Willy serve à mediocridade – fim
Folha de S.Paulo
Domingo, 24 de junho de 1984 – ILUSTRADA – 6º caderno – página 55
Jorge Antunes
Os conflitos ideológico-composicionais manifestados na última fase de Cornelius Cardew encontraram ressonância nas inquietações estéticas e sociais de Willy Corrêa de Oliveira. Este proeminente e fecundo músico e intelectual proprietário de um cérebro maior ainda, implodiu seu banco de dados no momento em que começou a soltar semânticas, sintaxes e semióticas “pelo ladrão”. A aflição com a injustiça social de seu povo falou mais alto e foi inevitável a troca de armas e trincheiras: abandonou as comunidades dos “músico-musicólogos” e se embrenhou nas “comunidades de base”.O apelo ao tonal e, mais grave que isso, o abandono do exercício da livre invenção musical, descambam inevitavelmente para a mediocridade. O caminho do banal estará sempre sendo trilhado por aquele que trocar a atividade de compositor por aquela outra, menor, de simples “letrista” de melodias simples e famosas, adaptando textos panfletários a paráfrases e paródias sem a menor preocupação artística.
Defendo veementemente o uso dos centros tonais, porque eles são ferramentas que permitem a comunicação efetiva da obra musical. Eles serão os elementos básicos da nova linguagem musical do compositor de tendências libertárias e ecológicas. Mas a nova sintaxe dos novos sons aliados a esses centros tonais não pode ser confundida com um eventual neotonalismo. As únicas leis que devem ser obedecidas são as leis naturais, desvendadas pela série harmônica. A “teoria cromofônica” demonstra que os mistérios da harmonia universal estão nos campos unificados e equilibrados das “cores complementares” e em seus correspondentes sonoros: a “oitava justa” e a “quinta justa”.

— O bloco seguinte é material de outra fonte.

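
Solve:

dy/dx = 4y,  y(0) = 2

General solution: y = Ce^(4x)
Applying IC y(0) = 2:
Particular solution: y = 2e^(4x)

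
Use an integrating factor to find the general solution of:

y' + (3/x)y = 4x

Using integrating factor method:

General solution: y = (4/5)x^2 + Cx^(-3)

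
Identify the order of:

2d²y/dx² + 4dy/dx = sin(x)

The order is 2 (highest derivative is of order 2).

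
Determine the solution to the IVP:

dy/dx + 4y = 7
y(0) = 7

General solution: y = 7/4 + Ce^(-4x)
Applying y(0) = 7: C = 7 - 7/4 = 21/4
Particular solution: y = 7/4 + (21/4)e^(-4x)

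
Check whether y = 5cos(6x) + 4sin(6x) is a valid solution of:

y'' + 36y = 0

Verification:
y'' = -180cos(6x) - 144sin(6x)
y'' + 36y = 0 ✓

Yes, it is a solution.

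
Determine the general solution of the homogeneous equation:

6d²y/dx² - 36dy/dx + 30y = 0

Characteristic equation: 6r² - 36r + 30 = 0
Divide by 6: r² - 6r + 5 = 0
Roots: r = 5, 1 (distinct real)
General solution: y = C₁e^(5x) + C₂e^x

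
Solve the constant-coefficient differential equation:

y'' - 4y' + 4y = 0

Characteristic equation: r² - 4r + 4 = 0
Factored: (r - 2)² = 0
Repeated root: r = 2
General solution: y = (C₁ + C₂x)e^(2x)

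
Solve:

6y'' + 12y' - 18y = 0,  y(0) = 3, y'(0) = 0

General solution: y = C₁e^x + C₂e^(-3x)
Applying ICs: C₁ = 9/4, C₂ = 3/4
Particular solution: y = (9/4)e^x + (3/4)e^(-3x)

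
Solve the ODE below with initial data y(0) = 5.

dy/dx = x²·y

General solution: y = Ce^(x³/3)
Applying IC y(0) = 5:
Particular solution: y = 5e^(x³/3)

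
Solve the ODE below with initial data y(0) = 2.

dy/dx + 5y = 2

General solution: y = 2/5 + Ce^(-5x)
Applying y(0) = 2: C = 2 - 2/5 = 8/5
Particular solution: y = 2/5 + (8/5)e^(-5x)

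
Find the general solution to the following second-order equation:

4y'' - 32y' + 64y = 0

Characteristic equation: 4r² - 32r + 64 = 0
Divide by 4: r² - 8r + 16 = 0
Factored: (r - 4)² = 0
Repeated root: r = 4
General solution: y = (C₁ + C₂x)e^(4x)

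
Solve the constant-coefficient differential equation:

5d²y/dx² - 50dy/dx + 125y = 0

Characteristic equation: 5r² - 50r + 125 = 0
Divide by 5: r² - 10r + 25 = 0
Factored: (r - 5)² = 0
Repeated root: r = 5
General solution: y = (C₁ + C₂x)e^(5x)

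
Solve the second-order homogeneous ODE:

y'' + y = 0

Characteristic equation: r² + 1 = 0
Roots: r = ±i (complex conjugates)
General solution: y = C₁cos(x) + C₂sin(x)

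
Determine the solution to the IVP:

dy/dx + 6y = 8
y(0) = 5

General solution: y = 4/3 + Ce^(-6x)
Applying y(0) = 5: C = 5 - 4/3 = 11/3
Particular solution: y = 4/3 + (11/3)e^(-6x)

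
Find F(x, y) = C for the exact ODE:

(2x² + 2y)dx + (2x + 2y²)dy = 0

Verify exactness: ∂M/∂y = ∂N/∂x ✓
Find F(x,y) such that ∂F/∂x = M, ∂F/∂y = N
Solution: 2x³/3 + 2xy + 2y³/3 = C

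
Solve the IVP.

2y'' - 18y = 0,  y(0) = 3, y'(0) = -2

General solution: y = C₁e^(3x) + C₂e^(-3x)
Applying ICs: C₁ = 7/6, C₂ = 11/6
Particular solution: y = (7/6)e^(3x) + (11/6)e^(-3x)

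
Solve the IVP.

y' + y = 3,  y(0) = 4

General solution: y = 3 + Ce^(-x)
Applying y(0) = 4: C = 4 - 3 = 1
Particular solution: y = 3 + e^(-x)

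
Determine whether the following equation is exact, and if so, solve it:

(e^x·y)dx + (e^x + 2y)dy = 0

Verify exactness: ∂M/∂y = ∂N/∂x ✓
Find F(x,y) such that ∂F/∂x = M, ∂F/∂y = N
Solution: e^x·y + y² = C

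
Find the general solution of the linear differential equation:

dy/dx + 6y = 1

Using integrating factor method:

General solution: y = 1/6 + Ce^(-6x)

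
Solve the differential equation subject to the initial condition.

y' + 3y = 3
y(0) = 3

General solution: y = 1 + Ce^(-3x)
Applying y(0) = 3: C = 3 - 1 = 2
Particular solution: y = 1 + 2e^(-3x)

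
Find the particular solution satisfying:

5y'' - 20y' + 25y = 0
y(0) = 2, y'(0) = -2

General solution: y = e^(2x)(C₁cos(x) + C₂sin(x))
Complex roots r = 2 ± i
Applying ICs: C₁ = 2, C₂ = -6
Particular solution: y = e^(2x)(2cos(x) - 6sin(x))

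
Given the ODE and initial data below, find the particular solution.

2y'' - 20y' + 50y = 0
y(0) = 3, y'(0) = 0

General solution: y = (C₁ + C₂x)e^(5x)
Repeated root r = 5
Applying ICs: C₁ = 3, C₂ = -15
Particular solution: y = (3 - 15x)e^(5x)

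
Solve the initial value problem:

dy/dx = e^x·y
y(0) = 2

General solution: y = Ce^(e^x)
Applying IC y(0) = 2:
Particular solution: y = 2e^(e^x - 1)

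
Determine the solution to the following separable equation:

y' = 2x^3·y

Separating variables and integrating:
ln|y| = x^4/2 + C

General solution: y = Ce^(x^4/2)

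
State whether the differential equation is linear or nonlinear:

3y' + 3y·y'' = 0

Nonlinear (y·y'' term)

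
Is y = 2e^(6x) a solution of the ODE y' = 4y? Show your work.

Verification:
y = 2e^(6x)
y' = 12e^(6x)
But 4y = 8e^(6x)
y' ≠ 4y — the derivative does not match

No, it is not a solution.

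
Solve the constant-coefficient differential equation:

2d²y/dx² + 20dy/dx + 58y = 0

Characteristic equation: 2r² + 20r + 58 = 0
Divide by 2: r² + 10r + 29 = 0
Roots: r = -5 ± 2i (complex conjugates)
General solution: y = e^(-5x)(C₁cos(2x) + C₂sin(2x))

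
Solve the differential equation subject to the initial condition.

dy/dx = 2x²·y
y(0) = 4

General solution: y = Ce^(2x³/3)
Applying IC y(0) = 4:
Particular solution: y = 4e^(2x³/3)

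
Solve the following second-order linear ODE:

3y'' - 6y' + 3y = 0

Characteristic equation: 3r² - 6r + 3 = 0
Divide by 3: r² - 2r + 1 = 0
Factored: (r - 1)² = 0
Repeated root: r = 1
General solution: y = (C₁ + C₂x)e^x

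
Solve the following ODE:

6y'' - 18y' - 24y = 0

Characteristic equation: 6r² - 18r - 24 = 0
Divide by 6: r² - 3r - 4 = 0
Roots: r = 4, -1 (distinct real)
General solution: y = C₁e^(4x) + C₂e^(-x)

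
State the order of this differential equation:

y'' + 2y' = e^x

The order is 2 (highest derivative is of order 2).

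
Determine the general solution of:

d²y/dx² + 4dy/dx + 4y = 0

Characteristic equation: r² + 4r + 4 = 0
Factored: (r + 2)² = 0
Repeated root: r = -2
General solution: y = (C₁ + C₂x)e^(-2x)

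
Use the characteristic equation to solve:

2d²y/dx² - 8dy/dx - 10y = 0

Characteristic equation: 2r² - 8r - 10 = 0
Divide by 2: r² - 4r - 5 = 0
Roots: r = 5, -1 (distinct real)
General solution: y = C₁e^(5x) + C₂e^(-x)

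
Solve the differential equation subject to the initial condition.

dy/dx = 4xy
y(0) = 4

General solution: y = Ce^(2x²)
Applying IC y(0) = 4:
Particular solution: y = 4e^(2x²)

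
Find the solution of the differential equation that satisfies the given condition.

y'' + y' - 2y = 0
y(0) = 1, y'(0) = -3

General solution: y = C₁e^x + C₂e^(-2x)
Applying ICs: C₁ = -1/3, C₂ = 4/3
Particular solution: y = -(1/3)e^x + (4/3)e^(-2x)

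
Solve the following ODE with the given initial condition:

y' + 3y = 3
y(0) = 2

General solution: y = 1 + Ce^(-3x)
Applying y(0) = 2: C = 2 - 1 = 1
Particular solution: y = 1 + e^(-3x)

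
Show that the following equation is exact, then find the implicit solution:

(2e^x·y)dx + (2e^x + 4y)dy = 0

Verify exactness: ∂M/∂y = ∂N/∂x ✓
Find F(x,y) such that ∂F/∂x = M, ∂F/∂y = N
Solution: 2e^x·y + 2y² = C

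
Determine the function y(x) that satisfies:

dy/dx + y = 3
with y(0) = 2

General solution: y = 3 + Ce^(-x)
Applying y(0) = 2: C = 2 - 3 = -1
Particular solution: y = 3 - e^(-x)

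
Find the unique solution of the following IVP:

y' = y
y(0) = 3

General solution: y = Ce^x
Applying IC y(0) = 3:
Particular solution: y = 3e^x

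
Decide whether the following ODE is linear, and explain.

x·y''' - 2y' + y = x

Linear (y and its derivatives appear to the first power only, no products of y terms)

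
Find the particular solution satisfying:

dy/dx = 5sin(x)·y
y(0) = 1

General solution: y = Ce^(-5cos(x))
Applying IC y(0) = 1:
Particular solution: y = e^(5(1-cos(x)))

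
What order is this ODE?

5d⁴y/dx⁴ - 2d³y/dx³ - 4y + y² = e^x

The order is 4 (highest derivative is of order 4).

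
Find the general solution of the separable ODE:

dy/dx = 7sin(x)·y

Separating variables and integrating:
ln|y| = -7cos(x) + C

General solution: y = Ce^(-7cos(x))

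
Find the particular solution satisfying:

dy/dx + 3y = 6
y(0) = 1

General solution: y = 2 + Ce^(-3x)
Applying y(0) = 1: C = 1 - 2 = -1
Particular solution: y = 2 - e^(-3x)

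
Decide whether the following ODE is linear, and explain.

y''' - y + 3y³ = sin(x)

Nonlinear (y³ term)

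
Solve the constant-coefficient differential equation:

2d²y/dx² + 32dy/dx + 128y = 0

Characteristic equation: 2r² + 32r + 128 = 0
Divide by 2: r² + 16r + 64 = 0
Factored: (r + 8)² = 0
Repeated root: r = -8
General solution: y = (C₁ + C₂x)e^(-8x)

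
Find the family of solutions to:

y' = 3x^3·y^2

Separating variables and integrating:
-1/y = 3x^4/4 + C

General solution: y^-1 = (-3/4)x^4 + C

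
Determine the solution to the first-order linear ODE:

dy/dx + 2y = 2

Using integrating factor method:

General solution: y = 1 + Ce^(-2x)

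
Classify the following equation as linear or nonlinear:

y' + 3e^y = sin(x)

Nonlinear (e^y is nonlinear in y)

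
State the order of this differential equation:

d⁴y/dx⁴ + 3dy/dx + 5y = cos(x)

The order is 4 (highest derivative is of order 4).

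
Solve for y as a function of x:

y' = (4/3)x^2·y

Separating variables and integrating:
ln|y| = 4x^3/9 + C

General solution: y = Ce^(4x^3/9)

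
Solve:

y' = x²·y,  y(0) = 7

General solution: y = Ce^(x³/3)
Applying IC y(0) = 7:
Particular solution: y = 7e^(x³/3)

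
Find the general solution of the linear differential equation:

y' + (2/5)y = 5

Using integrating factor method:

General solution: y = 25/2 + Ce^(-2x/5)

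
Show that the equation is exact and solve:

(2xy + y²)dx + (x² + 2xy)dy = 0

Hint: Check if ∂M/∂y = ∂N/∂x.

Verify exactness: ∂M/∂y = ∂N/∂x ✓
Find F(x,y) such that ∂F/∂x = M, ∂F/∂y = N
Solution: x²y + xy² = C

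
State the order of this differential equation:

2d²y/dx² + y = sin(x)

The order is 2 (highest derivative is of order 2).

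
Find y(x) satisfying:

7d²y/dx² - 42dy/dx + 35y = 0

Characteristic equation: 7r² - 42r + 35 = 0
Divide by 7: r² - 6r + 5 = 0
Roots: r = 5, 1 (distinct real)
General solution: y = C₁e^(5x) + C₂e^x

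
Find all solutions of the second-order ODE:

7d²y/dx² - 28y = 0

Characteristic equation: 7r² - 28 = 0
Divide by 7: r² - 4 = 0
Roots: r = 2, -2 (distinct real)
General solution: y = C₁e^(2x) + C₂e^(-2x)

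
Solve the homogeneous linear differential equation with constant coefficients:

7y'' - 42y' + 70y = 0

Characteristic equation: 7r² - 42r + 70 = 0
Divide by 7: r² - 6r + 10 = 0
Roots: r = 3 ± i (complex conjugates)
General solution: y = e^(3x)(C₁cos(x) + C₂sin(x))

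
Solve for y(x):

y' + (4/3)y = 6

Using integrating factor method:

General solution: y = 9/2 + Ce^(-4x/3)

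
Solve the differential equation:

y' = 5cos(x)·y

Separating variables and integrating:
ln|y| = 5sin(x) + C

General solution: y = Ce^(5sin(x))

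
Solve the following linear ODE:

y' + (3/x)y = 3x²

Using integrating factor method:

General solution: y = (1/2)x^3 + Cx^(-3)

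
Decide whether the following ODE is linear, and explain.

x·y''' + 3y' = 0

Linear (y and its derivatives appear to the first power only, no products of y terms)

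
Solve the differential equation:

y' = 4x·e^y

Separating variables and integrating:
-e^(-y) = 2x² + C

General solution: y = -ln(C - 2x²)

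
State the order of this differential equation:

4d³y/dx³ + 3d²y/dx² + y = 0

The order is 3 (highest derivative is of order 3).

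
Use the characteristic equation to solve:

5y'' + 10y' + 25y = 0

Characteristic equation: 5r² + 10r + 25 = 0
Divide by 5: r² + 2r + 5 = 0
Roots: r = -1 ± 2i (complex conjugates)
General solution: y = e^(-x)(C₁cos(2x) + C₂sin(2x))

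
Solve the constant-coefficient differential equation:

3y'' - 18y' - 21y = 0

Characteristic equation: 3r² - 18r - 21 = 0
Divide by 3: r² - 6r - 7 = 0
Roots: r = 7, -1 (distinct real)
General solution: y = C₁e^(7x) + C₂e^(-x)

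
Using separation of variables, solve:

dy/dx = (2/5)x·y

Separating variables and integrating:
ln|y| = x^2/5 + C

General solution: y = Ce^(x^2/5)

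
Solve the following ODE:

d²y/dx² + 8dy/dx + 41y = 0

Characteristic equation: r² + 8r + 41 = 0
Roots: r = -4 ± 5i (complex conjugates)
General solution: y = e^(-4x)(C₁cos(5x) + C₂sin(5x))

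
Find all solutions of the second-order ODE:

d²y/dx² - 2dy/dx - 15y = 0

Characteristic equation: r² - 2r - 15 = 0
Roots: r = 5, -3 (distinct real)
General solution: y = C₁e^(5x) + C₂e^(-3x)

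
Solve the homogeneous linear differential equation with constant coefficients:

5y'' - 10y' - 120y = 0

Characteristic equation: 5r² - 10r - 120 = 0
Divide by 5: r² - 2r - 24 = 0
Roots: r = 6, -4 (distinct real)
General solution: y = C₁e^(6x) + C₂e^(-4x)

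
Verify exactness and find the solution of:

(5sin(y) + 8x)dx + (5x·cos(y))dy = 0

Verify exactness: ∂M/∂y = ∂N/∂x ✓
Find F(x,y) such that ∂F/∂x = M, ∂F/∂y = N
Solution: 5x·sin(y) + 4x² = C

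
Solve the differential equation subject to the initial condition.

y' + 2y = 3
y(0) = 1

General solution: y = 3/2 + Ce^(-2x)
Applying y(0) = 1: C = 1 - 3/2 = -1/2
Particular solution: y = 3/2 - (1/2)e^(-2x)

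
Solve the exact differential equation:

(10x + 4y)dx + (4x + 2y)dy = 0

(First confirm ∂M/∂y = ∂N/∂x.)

Verify exactness: ∂M/∂y = ∂N/∂x ✓
Find F(x,y) such that ∂F/∂x = M, ∂F/∂y = N
Solution: 5x² + 4xy + y² = C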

Esses intervalos e essa “harmonia” estão na natureza e, portanto, no homem. Passemos a voz humana no analisador de harmônicos e lá encontremos essa “harmonia”. Analisemos eletronicamente a batida do coração humano, o “ruído” da corrente sanguínea e as ondas cerebrais e constataremos o mesmo mistério discreto, quantificado, “harmônico” e revelador. Àqueles que quiserem se iniciar, não aconselhamos ouvir ou ler Cage, Webern, Stockhausen, Willy, Nono, Zobl ou Schnebel. Aconselhamos, sim, ler Pitágoras, Helmoltz, Rudolf Koenig, Errico Malatesta, Kropotkin, Bakunin e Proudhon. Um “viva” enérgico à desobediência total às leis não naturais! Abaixo as leis de Fux e as de Vincent d’Indy¡ Abaixo as leis de Paulo Silva! Abaixo a Lei de Segurança Nacional! Abaixo as leis de Hindemith! Abaixo a Constituição remendada! Abaixo as leis de Schoenberg e as de Boulez! Abaixo a lei da oferta e da procura! Viva a Série de Fourier!
Mas triste também é a confusão e a adesão desvirtuada que adota a sintaxe clássica dos elementos da Série Harmônica, de modo realmente neotonal, dando lugar a novos mozarts, novos bachs e novos beethovens, epígonos do saudosismo e da picaretagem.
Platão já pressentira a verdade: a música é subversão. Ela, para ser útil, para servir à humanidade, não ameaçará esta ou aquela ordem política, mas ameaçará o âmago do processo político, subvertendo consciências, conscientizando. Não há que sonhar em pegar em armas, porque o compositor hoje há de ser o pacifista que transforma, pacientemente, mentalidades. Ele há de fazer política, até mesmo partidária, em sua música e em sua vida privada de cidadão.
É hora de não mais se temer a “patrulha estético-ideológica” que condena a “arte-panfletária” e de se dar início ao desenvolvimento de uma arte de compor “panfletos-artísticos”. Nessa arte a crítica pungente e a mensagem política devem ser usadas com uma linguagem direta, com a consciência de que a música pura, o acorde perfeito maior isolado ou o agregado de sons de um naipe de cordas realmente nunca farão mudanças na sociedade. O compositor de hoje, portanto, deverá estar constantemente presente não só no palco, mas também no palanque, escrevendo sons e palavras, inventando e divulgando idéias musicais e extra-musicais simultaneamente, mas criando obras artísticas e combatendo aqueles que, acreditando na existência de uma grande “burrice” da massa popular, praticam e pregam a mediocridade como o meio eficaz de comunicação.